Research by BlackRock makes clear that many investors pondering the election’s potential impact could benefit, over the long term as well as now, from reviewing some portfolio essentials.
BlackRock recently surveyed more than 1,600 Americans, ages 25-74, on topics ranging from their financial future and investment concerns to portfolio changes, with special emphasis on the 2016 election. You can find the full extent of the survey here — BlackRock Investor Pulse Survey: Americans View Presidential Election As Pivotal For Investing, But Staying Focused On The Long-Term.
There’s no question that the election is much on the minds of American investors. About 1/3 feel it poses a threat to their financial future; 3/4 believe it will have a greater impact on their personal finances than the 2008 election (the last time there was no incumbent president running).
Furthermore in their study, nearly 6 in 10 also say the potential impact on their savings and investments will be an important factor in their vote. Many aren’t waiting until the election to see how that impact plays out. Among Americans saying they’ve already made an election-driven portfolio change, the most likely move has been classic risk off behavior: A net 12% of Americans said they’ve added to cash or savings accounts.
An appropriate cash allocation is part of many good investment strategies, but the fact remains that such positions earn investors very little to nothing in the current market environment. Compounding the potential problem is that, for many, cash allocations are already quite high — about 67% percent of personal portfolios overall. Even millennials, seemingly best positioned to shoulder long-term investment risk, are over-allocated to low-yielding cash; it represents 69% of their portfolios (according to BlackRock).
For many Americans, then, an affinity for cash seems not only a short-term reaction to election uncertainty, but also a longer-term portfolio commitment, with potentially troublesome implications for achieving long-term goals of wealth accumulation.
While this Presidential race is having an outsized impact on investor behavior; historically, most people let their political fervor drive them to the polls but not out of the market.

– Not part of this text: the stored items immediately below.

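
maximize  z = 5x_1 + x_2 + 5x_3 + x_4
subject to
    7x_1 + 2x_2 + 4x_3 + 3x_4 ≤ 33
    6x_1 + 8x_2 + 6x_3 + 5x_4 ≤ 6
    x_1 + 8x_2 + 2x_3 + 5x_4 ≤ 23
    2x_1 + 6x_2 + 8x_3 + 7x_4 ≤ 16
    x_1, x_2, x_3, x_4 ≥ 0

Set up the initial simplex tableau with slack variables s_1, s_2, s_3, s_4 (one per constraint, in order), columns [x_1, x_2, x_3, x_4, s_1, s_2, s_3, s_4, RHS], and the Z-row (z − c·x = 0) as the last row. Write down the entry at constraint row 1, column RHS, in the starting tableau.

The RHS of constraint 1 is b_1 = 33.

33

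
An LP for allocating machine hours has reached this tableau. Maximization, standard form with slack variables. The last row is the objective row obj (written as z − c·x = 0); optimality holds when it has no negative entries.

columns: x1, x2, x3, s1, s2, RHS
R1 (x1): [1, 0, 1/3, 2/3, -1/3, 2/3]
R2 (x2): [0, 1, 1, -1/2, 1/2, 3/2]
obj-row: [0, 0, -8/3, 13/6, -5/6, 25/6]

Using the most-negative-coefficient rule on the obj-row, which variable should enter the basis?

Negative obj-row entries: x3: -8/3, s2: -5/6.
The most negative is -8/3 in column x3, so x3 enters.

x3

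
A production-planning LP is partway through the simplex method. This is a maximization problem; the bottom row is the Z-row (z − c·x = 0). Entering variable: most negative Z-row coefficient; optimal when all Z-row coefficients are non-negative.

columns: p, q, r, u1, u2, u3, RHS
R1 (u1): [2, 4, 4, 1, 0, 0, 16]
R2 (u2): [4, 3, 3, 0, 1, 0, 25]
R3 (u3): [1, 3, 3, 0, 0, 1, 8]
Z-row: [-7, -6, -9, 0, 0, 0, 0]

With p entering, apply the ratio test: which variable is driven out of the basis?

u2

Column p entries and ratios — u1: 16/2 = 8; u2: 25/4 = 25/4; u3: 8/1 = 8.
Smallest ratio is 25/4 in the row of u2, so u2 leaves.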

If theirs is a positive spin on all of this, it’s that many Americans have bigger fish to fry. Again, according to the study, they have not lost focus on long-term issues that arguably have even greater impact on their finances — higher than the election on the list of perceived threats to their financial future are the high cost of living (52%), health-care costs (46%), Social Security changes (40%) and the state of the American economy (36%).
When it comes to politics, investors need to vote at the ballot box, not with their portfolios. Investors pulling out of the market in response to their fears of a Clinton or a Trump presidency isn’t a good idea, even though both candidates elicit intense reactions.
Our investments should be driven primarily by our own personal circumstances, not our political convictions. Short-term thinking rarely helps us meet our long-term financial goals.
Unfortunately, political campaigns engage our emotions. When it comes to investing, though, emotions aren’t usually very helpful. This extraordinary election gives us an extraordinary opportunity to keep calm and invest rationally.
With election day upon us, it remains an anxious time for investors. But that offers up an opportunity for advisors in providing guidance as the divisiveness we’ve witnessed won’t dissipate post-election. In fact, about ½ (52%) of all Americans—and 72% of advised Americans—say that market volatility this year has made them more interested in professional financial advice.